Desci depressa a escada e cheguei a tempo de acompanhar os cavalheiros que iam para a sala de fumar. Os lacaios pareceram aliviados ao me ver, e, imediatamente, fiz sinais para que ocupassem suas posições.

Não se trata apenas de senso de dever, mas da dor humana que se transfigura quando emoldurada pela gravidade e ritualismo dos gestos; pois Stevens, momentos depois, contém-se com dificuldade, apresentando-se aos hóspedes com lágrimas sutis nos olhos, embora intransigentemente composto.
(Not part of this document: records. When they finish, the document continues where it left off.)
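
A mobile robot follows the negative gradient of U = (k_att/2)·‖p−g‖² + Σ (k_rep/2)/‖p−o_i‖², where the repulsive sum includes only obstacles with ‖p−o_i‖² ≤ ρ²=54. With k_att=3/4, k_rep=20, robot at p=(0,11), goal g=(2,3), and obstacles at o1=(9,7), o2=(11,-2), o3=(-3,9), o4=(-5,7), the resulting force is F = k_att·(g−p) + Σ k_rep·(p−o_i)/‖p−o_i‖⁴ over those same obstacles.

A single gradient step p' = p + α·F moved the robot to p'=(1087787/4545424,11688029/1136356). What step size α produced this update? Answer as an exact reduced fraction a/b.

F_att = 3/4·(g−p) = 3/4·(2,-8) = (1.5000,-6.0000)
o1: d²=97 > ρ²=54 → inactive
o2: d²=290 > ρ²=54 → inactive
o3: d²=13 ≤ ρ²=54; F_rep = 20·(3,2)/13² = (0.3550,0.2367)
o4: d²=41 ≤ ρ²=54; F_rep = 20·(5,4)/41² = (0.0595,0.0476)
F = F_att + ΣF_rep = (1.9145,-5.7157)
Δp = p'−p = (0.2393,-0.7145); α = Δx/Fx = (1087787/4545424) / (1087787/568178) = 1/8
check: Δy/Fy = (-811887/1136356) / (-1623774/284089) = 1/8 ✓

α = 1/8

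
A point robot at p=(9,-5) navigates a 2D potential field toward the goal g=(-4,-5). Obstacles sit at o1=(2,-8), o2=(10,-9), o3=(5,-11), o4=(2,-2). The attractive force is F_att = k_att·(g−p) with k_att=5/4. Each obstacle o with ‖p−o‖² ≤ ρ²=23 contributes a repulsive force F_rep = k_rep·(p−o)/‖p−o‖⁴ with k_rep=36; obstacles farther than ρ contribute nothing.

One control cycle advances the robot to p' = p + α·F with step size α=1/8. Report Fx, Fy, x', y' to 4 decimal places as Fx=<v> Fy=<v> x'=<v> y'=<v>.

F_att = 5/4·(g−p) = 5/4·(-13,0) = (-16.2500,0.0000)
o1: d²=58 > ρ²=23 → inactive
o2: d²=17 ≤ ρ²=23; F_rep = 36·(-1,4)/17² = (-0.1246,0.4983)
o3: d²=52 > ρ²=23 → inactive
o4: d²=58 > ρ²=23 → inactive
F = F_att + ΣF_rep = (-16.3746,0.4983)
p' = p + 1/8·F = (6.9532,-4.9377)

Fx=-16.3746 Fy=0.4983 x'=6.9532 y'=-4.9377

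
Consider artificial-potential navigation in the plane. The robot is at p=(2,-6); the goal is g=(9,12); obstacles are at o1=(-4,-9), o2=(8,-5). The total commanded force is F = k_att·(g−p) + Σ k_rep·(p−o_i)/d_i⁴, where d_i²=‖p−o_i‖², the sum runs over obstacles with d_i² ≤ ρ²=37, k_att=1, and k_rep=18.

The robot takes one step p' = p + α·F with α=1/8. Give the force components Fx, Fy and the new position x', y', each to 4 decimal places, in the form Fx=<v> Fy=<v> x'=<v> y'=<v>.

Fx=6.9211 Fy=17.9869 x'=2.8651 y'=-3.7516

F_att = 1·(g−p) = 1·(7,18) = (7.0000,18.0000)
o1: d²=45 > ρ²=37 → inactive
o2: d²=37 ≤ ρ²=37; F_rep = 18·(-6,-1)/37² = (-0.0789,-0.0131)
F = F_att + ΣF_rep = (6.9211,17.9869)
p' = p + 1/8·F = (2.8651,-3.7516)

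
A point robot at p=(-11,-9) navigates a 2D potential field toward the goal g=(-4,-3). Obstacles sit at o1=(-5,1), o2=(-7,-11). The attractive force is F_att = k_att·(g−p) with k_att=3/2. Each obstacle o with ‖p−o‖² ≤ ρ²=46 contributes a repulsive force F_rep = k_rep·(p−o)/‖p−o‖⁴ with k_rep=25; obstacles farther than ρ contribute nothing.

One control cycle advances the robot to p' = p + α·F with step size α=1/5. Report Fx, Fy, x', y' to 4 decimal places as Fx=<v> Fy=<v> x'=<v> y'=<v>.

Fx=10.2500 Fy=9.1250 x'=-8.9500 y'=-7.1750

F_att = 3/2·(g−p) = 3/2·(7,6) = (10.5000,9.0000)
o1: d²=136 > ρ²=46 → inactive
o2: d²=20 ≤ ρ²=46; F_rep = 25·(-4,2)/20² = (-0.2500,0.1250)
F = F_att + ΣF_rep = (10.2500,9.1250)
p' = p + 1/5·F = (-8.9500,-7.1750)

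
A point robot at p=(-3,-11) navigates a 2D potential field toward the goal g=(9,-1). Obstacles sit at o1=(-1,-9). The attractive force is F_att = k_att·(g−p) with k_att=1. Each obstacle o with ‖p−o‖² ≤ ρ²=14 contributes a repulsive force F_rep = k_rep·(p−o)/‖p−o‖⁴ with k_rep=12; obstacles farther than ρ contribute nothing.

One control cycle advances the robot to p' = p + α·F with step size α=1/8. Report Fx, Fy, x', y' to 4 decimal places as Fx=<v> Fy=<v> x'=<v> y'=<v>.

Fx=11.6250 Fy=9.6250 x'=-1.5469 y'=-9.7969

F_att = 1·(g−p) = 1·(12,10) = (12.0000,10.0000)
o1: d²=8 ≤ ρ²=14; F_rep = 12·(-2,-2)/8² = (-0.3750,-0.3750)
F = F_att + ΣF_rep = (11.6250,9.6250)
p' = p + 1/8·F = (-1.5469,-9.7969)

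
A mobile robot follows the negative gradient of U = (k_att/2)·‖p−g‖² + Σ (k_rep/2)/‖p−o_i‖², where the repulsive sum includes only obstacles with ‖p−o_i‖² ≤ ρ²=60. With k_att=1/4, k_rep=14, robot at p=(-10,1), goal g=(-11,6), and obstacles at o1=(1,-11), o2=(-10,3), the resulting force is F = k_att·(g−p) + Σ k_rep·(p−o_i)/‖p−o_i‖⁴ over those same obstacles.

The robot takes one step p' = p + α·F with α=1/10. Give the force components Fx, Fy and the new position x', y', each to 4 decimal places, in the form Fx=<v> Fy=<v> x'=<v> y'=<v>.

F_att = 1/4·(g−p) = 1/4·(-1,5) = (-0.2500,1.2500)
o1: d²=265 > ρ²=60 → inactive
o2: d²=4 ≤ ρ²=60; F_rep = 14·(0,-2)/4² = (0.0000,-1.7500)
F = F_att + ΣF_rep = (-0.2500,-0.5000)
p' = p + 1/10·F = (-10.0250,0.9500)

Fx=-0.2500 Fy=-0.5000 x'=-10.0250 y'=0.9500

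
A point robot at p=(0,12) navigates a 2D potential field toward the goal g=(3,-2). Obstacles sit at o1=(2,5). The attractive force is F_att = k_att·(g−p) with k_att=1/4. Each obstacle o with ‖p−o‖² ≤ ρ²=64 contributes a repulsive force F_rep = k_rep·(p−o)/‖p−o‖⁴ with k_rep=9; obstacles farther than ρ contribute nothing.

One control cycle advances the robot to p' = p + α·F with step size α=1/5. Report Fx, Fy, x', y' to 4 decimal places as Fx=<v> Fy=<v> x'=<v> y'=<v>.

F_att = 1/4·(g−p) = 1/4·(3,-14) = (0.7500,-3.5000)
o1: d²=53 ≤ ρ²=64; F_rep = 9·(-2,7)/53² = (-0.0064,0.0224)
F = F_att + ΣF_rep = (0.7436,-3.4776)
p' = p + 1/5·F = (0.1487,11.3045)

Fx=0.7436 Fy=-3.4776 x'=0.1487 y'=11.3045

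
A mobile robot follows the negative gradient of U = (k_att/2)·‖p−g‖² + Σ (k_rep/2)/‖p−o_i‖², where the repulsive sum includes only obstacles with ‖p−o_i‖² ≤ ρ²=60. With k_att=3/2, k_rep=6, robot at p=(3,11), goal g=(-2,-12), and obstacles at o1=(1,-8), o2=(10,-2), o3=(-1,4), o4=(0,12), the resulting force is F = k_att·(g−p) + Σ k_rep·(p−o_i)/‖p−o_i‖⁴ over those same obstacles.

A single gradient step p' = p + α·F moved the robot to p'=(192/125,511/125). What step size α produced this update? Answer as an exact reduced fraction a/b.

F_att = 3/2·(g−p) = 3/2·(-5,-23) = (-7.5000,-34.5000)
o1: d²=365 > ρ²=60 → inactive
o2: d²=218 > ρ²=60 → inactive
o3: d²=65 > ρ²=60 → inactive
o4: d²=10 ≤ ρ²=60; F_rep = 6·(3,-1)/10² = (0.1800,-0.0600)
F = F_att + ΣF_rep = (-7.3200,-34.5600)
Δp = p'−p = (-1.4640,-6.9120); α = Δx/Fx = (-183/125) / (-183/25) = 1/5
check: Δy/Fy = (-864/125) / (-864/25) = 1/5 ✓

α = 1/5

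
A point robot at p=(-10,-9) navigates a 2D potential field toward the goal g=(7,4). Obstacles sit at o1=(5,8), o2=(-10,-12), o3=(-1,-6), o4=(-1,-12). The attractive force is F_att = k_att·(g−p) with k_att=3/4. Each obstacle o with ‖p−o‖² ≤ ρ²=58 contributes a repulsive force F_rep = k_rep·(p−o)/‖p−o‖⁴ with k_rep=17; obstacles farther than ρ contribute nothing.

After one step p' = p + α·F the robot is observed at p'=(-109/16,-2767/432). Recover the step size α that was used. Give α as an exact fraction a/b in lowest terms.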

Obviamente é possível que essa dignidade eventualmente se degenere em altivez, quando não frieza e afetação. De fato, Miss Kenton, jamais penetrando através da paquiderme de costumes de Stevens, extravasa mais de uma vez no decorrer do romance, questionando seu amigo a razão de seu constante fingimento, do constante apagamento de sua espontaneidade.

Esse é uma ameaça que paira não somente sobre Stevens; antes, é recorrente na busca humana por sentido. Afinal, se o homem é o único ente que suplanta ou redime a dor ao subordiná-la a um propósito, é certo que também se vê sempre acompanhado do perigo de um desprezo deliberado pelo sofrimento em prol da mera aparência.